Reform McMansion

Re: AURA Views on Subchapter F Carport Exemption

On Tuesday, the Planning Commission will consider changes to the carport exemption for McMansion.  We encourage the Planning Commission to not think small, and instead make serious reforms to the regulations.

Subchapter F, better known as the McMansion Ordinance, has placed limitations on the floor to area ratio (FAR) of new homes built in Austin. According to the McMansion Ordinance, the allowable FAR for a home is calculated using lengthy and complicated sets of exemptions.  While these FAR requirements were originally devised to regulate massing and scale, they have failed to result in meaningful design improvements, and in fact have substantially harmed design, aesthetics, and the development process.

Years after Subchapter F was enacted, the city found itself in litigation over the ordinance’s complicated “attic exemption” and had to issue memos clarifying the requirements.  A decade after being enacted, other exemptions continue to cause problems—specifically, the carport exemption and its confusing distinction between what constitutes a carport and what constitutes a garage.

AURA does not support perpetuating this confusion with layers of fixes to Subchapter F’s inherently flawed concept of space.  Rather than further complicate matters, AURA asks that the City scrap the whole concept we’ve tried for the last ten years without success, and do away with FAR restrictions entirely.

Having FAR limitations, in addition to building coverage, limited building height, large setbacks,excessive parking, and additional residential design requirements is unnecessarily duplicative.  Practically, only so much FAR is mathematically possible within the constraints of the McMansion tent, building height, and setback requirements. Therefore, Austin should simplify its land development code.

Austin has very burdensome zoning requirements for single-family lots. Austin zoning maps show huge swaths of yellow lots where only detached single family construction is allowed. A multitude of “yellow lot laws” serve to perpetuate the economic segregation of Austin. Given the large minimum lot size required in single-family zones, an increasing number of our citizens can’t afford to move into “yellow lot” areas—that is, the majority of the land in the city! Not only do we require large lots, we limit these large lots to very low density.  By limiting the amount of habitable space even further via FAR requirements we have effectively put a very high premium on housing and we are manufacturing scarcity.  AURA believes it is time to scrap this approach and embrace all types of housing attainable by all types of people in all areas of the city.  

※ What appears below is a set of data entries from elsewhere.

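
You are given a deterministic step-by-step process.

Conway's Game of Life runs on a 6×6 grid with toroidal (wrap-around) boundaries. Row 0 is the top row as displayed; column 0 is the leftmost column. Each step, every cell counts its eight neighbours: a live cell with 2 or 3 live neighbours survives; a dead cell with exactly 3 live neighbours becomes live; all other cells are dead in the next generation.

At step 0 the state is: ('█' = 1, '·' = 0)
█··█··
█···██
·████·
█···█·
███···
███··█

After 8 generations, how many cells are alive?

t=0: █··█··
█···██
·████·
█···█·
███···
███··█
t=1: ··██··
█·····
·██···
█···█·
··██··
···█·█
t=2: ··███·
···█··
██···█
······
··██·█
······
t=3: ··███·
██·█·█
█·····
·██·██
······
······
t=4: ██████
██·█·█
···█··
██···█
······
···█··
t=5: ······
······
······
█·····
█·····
██·█·█
t=6: █·····
······
······
······
······
██···█
t=7: ██···█
······
······
······
█·····
██···█
t=8: ·█···█
█·····
······
······
██···█
······

6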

Furthermore, as the carport exemption is centered on the issue of off-street parking and because FAR makes parking compete with habitable space, AURA also calls for the abolition of off-street parking minimums.  Removing off-street parking minimums does not prohibit the market from providing off-street parking where there is perceived demand.  But it will allow the market to stop eating away at housing space for people where the market may choose people over parking.  Homes with fewer parking spots can result in less impervious cover, healthier citizens, better affordability, and more feasible mass transit options.

We’d also like to show a couple of blog posts on an alternative to McMansion that is mostly illegal in the city—row houses. See Part One and Part Two.  Finally, last year, AURA also called for significant reform to Subchapter F, in light of the huge cost of compliance for the city.  With that said, we are also in favor of incremental reform, such as eliminating FAR.

There are other major problems with the McMansion Ordinance.  The ordinance is single-family home centric and does not accommodate duplexes, triplexes, fourplexes, row homes, and other missing middle housing options.  The McMansion Ordinance will not apply correctly to a compact and connected development pattern moving forward.  The ordinance is ridiculously complicated for the city to manage at the staff review level as well as the code enforcement level.  It adds precious time to  the process, when we should be working to provide housing more quickly.   The ultimate result is a slower supply line for housing, and increased costs for the housing that does come to market.  With all this in mind, AURA calls for Austin to move away from a housing policy regulated via Subchapter F.